NextGen Healthcare (NASDAQ:NXGN) delivered a relatively meager 6% return in 2019, lagging well behind the S&P 500's 29% gain. But the healthcare technology company is off to a pretty good start in 2020. And it just added more good news.

The company announced its third-quarter results after the market closed on Thursday. Here are the highlights from NextGen's Q3 update.

Healthcare professional holding a touchscreen tablet with images of hearts and heart waves in the foreground.

Image source: Getty Images.

By the numbers

NextGen announced third-quarter revenue of $137.7 million, a 5% increase from the $130.9 million reported in the same quarter of the previous year. The average analysts' Q3 revenue estimate was $135.4 million.

The company posted net income in the third quarter of $4.4 million, or $0.07 per share, based on generally accepted accounting principles (GAAP). NextGen's bottom line reflected a decrease from the prior-year-period GAAP net income of $4.8 million, or $0.07 per share.

On a non-GAAP (adjusted) basis, NextGen's earnings per share (EPS) came in at $0.23. This reflected a nice jump from the $0.20 in adjusted EPS reported in the prior-year period. It also beat the consensus Wall Street earnings estimate of $0.20.

Behind the numbers

Perhaps the best news from NextGen's Q3 update was the solid growth in recurring revenue. The company's recurring revenue increased more than 6% year over year to $124.8 million. Recurring revenue now contributes 90.5% of NextGen's total revenue, with the remaining amount stemming primarily from hardware and software sales.

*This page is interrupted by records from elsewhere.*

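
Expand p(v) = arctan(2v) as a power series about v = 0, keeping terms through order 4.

p(0) = 0
p′(0) = 2
p′′(0) = 0
p′′′(0) = -16
p^(4)(0) = 0
The Taylor polynomial is Σ p^(k)(0)/k! · v^k.

-8*v^3/3 + 2*v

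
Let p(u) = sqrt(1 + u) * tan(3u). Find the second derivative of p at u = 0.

Expand each factor separately, then convolve coefficients.
The coefficient of u^2 in the expansion is 3/2, so p′′(0) = 2! * (3/2) = 3.

3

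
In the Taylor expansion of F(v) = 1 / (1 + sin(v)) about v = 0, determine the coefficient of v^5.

-61/120

Expand as Σ (-1)^k u^k with u equal to the inner function's series.
[v^0] = 1;  [v^1] = -1;  [v^2] = 1;  [v^3] = -5/6;  [v^4] = 2/3;  [v^5] = -61/120.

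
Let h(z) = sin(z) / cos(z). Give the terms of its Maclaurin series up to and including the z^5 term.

2*z^5/15 + z^3/3 + z

Invert the denominator's series and multiply.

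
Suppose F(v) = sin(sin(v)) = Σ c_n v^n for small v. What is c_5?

Plug the Maclaurin series of the inner function into that of the outer and collect terms.
F(0) = 0
F′(0) = 1
F′′(0) = 0
F′′′(0) = -2
F^(4)(0) = 0
F^(5)(0) = 12

1/10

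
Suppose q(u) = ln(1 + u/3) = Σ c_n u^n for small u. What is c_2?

q(0) = 0
q′(0) = 1/3
q′′(0) = -1/9
So c_2 = q′′(0)/2! = -1/18.

-1/18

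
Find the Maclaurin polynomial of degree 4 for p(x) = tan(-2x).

[x^0] = 0;  [x^1] = -2;  [x^2] = 0;  [x^3] = -8/3;  [x^4] = 0.

-8*x^3/3 - 2*x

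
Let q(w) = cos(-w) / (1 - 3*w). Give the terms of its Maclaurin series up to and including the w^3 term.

Multiply the numerator's expansion by the denominator's geometric series.
q(0) = 1
q′(0) = 3
q′′(0) = 17
q′′′(0) = 153
Then c_k = q^(k)(0)/k! gives each Taylor coefficient.

51*w^3/2 + 17*w^2/2 + 3*w + 1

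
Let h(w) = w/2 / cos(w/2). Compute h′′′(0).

3/8

Write the quotient as an unknown series and match coefficients against numerator = denominator · series.
From the series, [w^3] h = 1/16; multiply by 3! = 6 to get 3/8.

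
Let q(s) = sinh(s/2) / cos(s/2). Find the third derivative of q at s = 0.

Invert the denominator's series and multiply.
From the series, [s^3] q = 1/12; multiply by 3! = 6 to get 1/2.

1/2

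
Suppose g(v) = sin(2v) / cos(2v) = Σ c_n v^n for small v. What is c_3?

8/3

Write the quotient as an unknown series and match coefficients against numerator = denominator · series.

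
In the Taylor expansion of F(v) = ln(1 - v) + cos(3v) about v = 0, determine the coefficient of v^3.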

While the company's top line improved, NextGen held the line pretty well on controlling costs. Selling, general, and administrative expenses rose 3.7% year over year to $42.8 million, while research and development costs declined 3.2% to a little over $20 million.

The company did, however, record $1.9 million in asset impairments and $546,000 in restructuring charges that it didn't have in the prior-year period. But the main reason behind NextGen's slightly lower net income as compared with the result from the third quarter in 2018 was higher costs of revenue.

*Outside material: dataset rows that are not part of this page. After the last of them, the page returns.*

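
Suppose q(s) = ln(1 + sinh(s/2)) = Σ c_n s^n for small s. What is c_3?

Compose series: expand the inner function first, then feed it into the outer expansion.
So c_3 = q′′′(0)/3! = 1/16.

1/16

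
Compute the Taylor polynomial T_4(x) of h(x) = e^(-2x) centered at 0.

[x^0] = 1;  [x^1] = -2;  [x^2] = 2;  [x^3] = -4/3;  [x^4] = 2/3.

2*x^4/3 - 4*x^3/3 + 2*x^2 - 2*x + 1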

NextGen Healthcare CEO Rusty Frantz said that the company had "another solid operating quarter which saw further enhancements in client satisfaction, two significant and successful client events, and three acquisitions which position us well to own the patient experience and drive growth in behavioral health." The acquisitions that Frantz referred to were NextGen's purchases of Topaz Information Solutions, MedFusion, and Otto Health.

Looking ahead

The company narrowed its full-year 2020 guidance. NextGen now projects revenue to between $541 million and $547 million, compared to its previous forecast of a range of $540 million to $550 million. Non-GAAP EPS is expected to be between $0.80 and $0.84, from its previous guidance of $0.79 to $0.85.

Healthcare stocks might be more volatile than usual in 2020 with the U.S. presidential election on the way. But after its solid Q3 results, NextGen appears to be on the right track to deliver better returns for investors this year than it did in 2019.